Geospatial Intelligence (GEOINT) is a specialized field of practice within the broader domain of intelligence. The discipline encompasses all activities involved in the collection, use and dissemination of geographically referenced information (imagery, imagery intelligence and geospatial information) using technical capabilities that include remote sensing, GIS, data management, and data visualization. GEOINT processes and capabilities are designed to gain intelligence about the national security or an operational environment, visually depict this knowledge, combine the knowledge with other information sources, and present knowledge in a way that is appropriate to the decision-making environment. GEOINT supports key mission areas related to the national security of the U.S. including informing policymakers; supporting military, intelligence, and homeland security operations, and facilitating intelligence collaboration. While the GEOINT discipline is secretive in operations, this course presents publicly available unclassified information to describe its use, benefits and governance.

Instructor: Michael Burgoyne

Mexico and the United States have always shared a complex relationship. The current one is full of hope for expanding economic opportunity and plagued by fears driven by internal violence. Mexico is the third largest trading partner with the US with nearly 270 billion in trade in 2014; that amounts to a million dollars crossing the border every minute. Conversely, the fight against organized crime has claimed more than 60,000 lives since 2006 and there are nearly 25,000 people reported as disappeared. 2015 also marked a historic change in international engagement, with President Enrique Pena Nieto announcing a new peace keeping mission for the Mexican armed forces. Understanding the unique Mexican security situation and the Mexican perspective of security policy is critical for academics and policymakers that deal with this complex US-Mexican relationship. The course will include lecturers from the Mexican academic community and Mexican security forces.

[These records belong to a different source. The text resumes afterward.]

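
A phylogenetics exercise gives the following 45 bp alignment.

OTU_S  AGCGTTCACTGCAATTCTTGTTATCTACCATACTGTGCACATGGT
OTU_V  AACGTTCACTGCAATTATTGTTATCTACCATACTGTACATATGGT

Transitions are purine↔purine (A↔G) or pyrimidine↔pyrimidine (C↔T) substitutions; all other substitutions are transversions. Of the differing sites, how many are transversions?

Mismatches occur at site 2 (G/A, transition), site 17 (C/A, transversion), site 37 (G/A, transition), site 40 (C/T, transition).
Of the 4 differences, 3 transitions and 1 transversion, so the answer is 1.

1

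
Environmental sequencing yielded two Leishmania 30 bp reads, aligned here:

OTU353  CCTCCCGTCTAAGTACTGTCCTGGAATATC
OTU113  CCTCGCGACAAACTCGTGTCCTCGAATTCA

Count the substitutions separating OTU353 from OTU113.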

Instructor: Saskia Popescu

The evolution of infectious diseases into a global security threat isn’t particularly novel but became official when the United Nations recognized HIV/AIDS as a security threat. As the world becomes more interconnected and humans encroach on natural habits, emerging infectious diseases, like COVID-19 and Ebola, have underscored the ability for diseases to severely impact critical infrastructure. Since the realization that infectious diseases pose unique threats to the stability of nation states, the notion of global health security was development as an approach to understanding and studying these unique vulnerabilities. Biodefense, biopreparedness, and biothreats are all increasingly used terminologies and studies that play into the security dynamics of infectious diseases. We will examine the concepts of global health security, as well as the spectrum of threats, which include natural, accidental, and intentional biological events.  

Instructor: Paulette Kurzer

Final paper project for ISS Masters with presentation and discussion. Capstone project, in which students develop a portfolio that overviews their academic work in the context of their professional goals. This should be taken as the final course of the M.A. degree.